Description
The model mainly trains two categories:
film photography and computational photography
, and thoroughly fine-tunes Asian portraits.
Add some popular film models while optimizing core data.
Images are
rated for image quality, negative features are extracted from various low-quality images, and image quality control capabilities
are enhanced
.
Face optimization LORA is now online, and three types of faces have been added. Welcome to taste: https://www.liblib.ai/modelinfo/737f163de6014b3da545c8f6133dc0d1?mine=1 This model
uses As the basic model, Leosam's Hello World 5.0 model (HW5.0 for short) is the basic model, and all usage rules also follow the HW5.0 statement. If you make fusion modifications to this model, be sure to mention this model and HW5.0 in the introduction.

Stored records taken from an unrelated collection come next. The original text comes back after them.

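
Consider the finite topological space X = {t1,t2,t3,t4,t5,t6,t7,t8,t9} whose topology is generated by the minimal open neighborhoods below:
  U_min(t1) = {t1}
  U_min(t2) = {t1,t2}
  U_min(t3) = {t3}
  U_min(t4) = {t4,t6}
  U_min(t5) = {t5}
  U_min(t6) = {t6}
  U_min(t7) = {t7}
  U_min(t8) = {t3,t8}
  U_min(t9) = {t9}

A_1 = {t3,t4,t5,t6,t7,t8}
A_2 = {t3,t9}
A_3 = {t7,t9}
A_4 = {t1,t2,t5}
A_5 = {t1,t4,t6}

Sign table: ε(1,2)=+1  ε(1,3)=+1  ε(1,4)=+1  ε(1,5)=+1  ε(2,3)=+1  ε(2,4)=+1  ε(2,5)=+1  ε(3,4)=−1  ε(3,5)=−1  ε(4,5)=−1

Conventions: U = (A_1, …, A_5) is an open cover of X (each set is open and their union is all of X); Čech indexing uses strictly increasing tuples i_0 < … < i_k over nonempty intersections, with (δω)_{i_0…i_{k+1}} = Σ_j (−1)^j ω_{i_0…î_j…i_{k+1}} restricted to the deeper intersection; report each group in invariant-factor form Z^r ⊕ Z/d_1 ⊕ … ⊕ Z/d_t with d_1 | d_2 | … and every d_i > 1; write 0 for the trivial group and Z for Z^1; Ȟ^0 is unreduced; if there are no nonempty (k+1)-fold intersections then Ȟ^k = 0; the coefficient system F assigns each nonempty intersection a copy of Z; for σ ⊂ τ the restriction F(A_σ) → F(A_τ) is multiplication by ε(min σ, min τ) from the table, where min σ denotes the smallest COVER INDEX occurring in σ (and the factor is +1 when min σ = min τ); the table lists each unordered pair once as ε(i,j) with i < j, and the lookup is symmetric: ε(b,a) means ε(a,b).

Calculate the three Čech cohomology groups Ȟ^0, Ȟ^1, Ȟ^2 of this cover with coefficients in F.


Ȟ^0(U;F) ≅ 0; Ȟ^1(U;F) ≅ Z ⊕ Z/2; Ȟ^2(U;F) ≅ 0

intersection data:
  A12={t3} A13={t7} A14={t5} A15={t4,t6} A23={t9} A45={t1}
C dims 5,6; δ0: rk 5, SNF 1^4·2
Ȟ^0 = (5 − 5) − 0 = 0, so Ȟ^0 ≅ 0
Ȟ^1 = (6 − 0) − 5 = 1 plus torsion [2], so Ȟ^1 ≅ Z ⊕ Z/2
Ȟ^2 = (0 − 0) − 0 = 0, so Ȟ^2 ≅ 0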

The following is the HW5.0 model address: https://www.liblib.ai/modelinfo/506c46c91b294710940bd4b183f3ecd7 The data subject uses GPT4V marking, and some use WD1.4+CogVqA. The XL model is not easy to train. Every training and tuning will take a lot of time, effort, and computing power. Please abide by the
copyright statement.
If you like my model, please buy me a cup of coffee or support me with iPower Generation to speed up model training and research! We also welcome more feedback and criticism. This is really important to me! If you have any business cooperation, please contact us: SDSDCC33 https://afdian.net/a/SDSDCC?tab=home
Overview of training reminders: For resolution, 896*1152
is recommended. For other parameters, please refer to V4RC1 or HW5.0
instructions.
The following are key training concepts and summoning films: Film photography Some film models
: Fuji
C100 shooting, Fuji C200 shooting, Kodak 400
Shooting, Kodak Gold 200 shooting, Nolan 5219 shooting Computational Photography: Computational Photography Quality Rating: Mobile
Phone image quality, Landline image quality, Pager image quality
(image quality in descending order: mobile image quality, landline image quality, pager image quality) Trained negative hints: overexposed background, poor lighting, overexposed areas, difficult
Lighting, low resolution, potential compression artifact (I tested this part and doesn't interfere too much with the picture) Usage recommendations: When using film, enter
Film photography+ any film (or without film name)
using negative tips from training and worst quality, low quality, illustration, 3d, 2d, painting, cartoons, sketch, optional,
plus
computational Photography, mobile phone image quality, Landline image quality, and Pager image quality completely embedding negative
computational photography categories may cause the risk of excessive sharpening. At the same time, since the data subject is still film, it is generally a film
effect by default without adding specific reminders.
When using computational photography (that is, mobile image quality), entering computational photography+any negative image quality rating does not include negative training hints,
because these are also characteristics of computational photography.
Comparison of image quality in different photography categories:
Comparison of different film models:
Comparison of different negative embeddings:
Note: None of the photography effects represent the effects of film or mobile phone shooting in the real world. These are all AI simulation results, and also have personal aesthetics. Please do not map the model effects to specific devices in reality.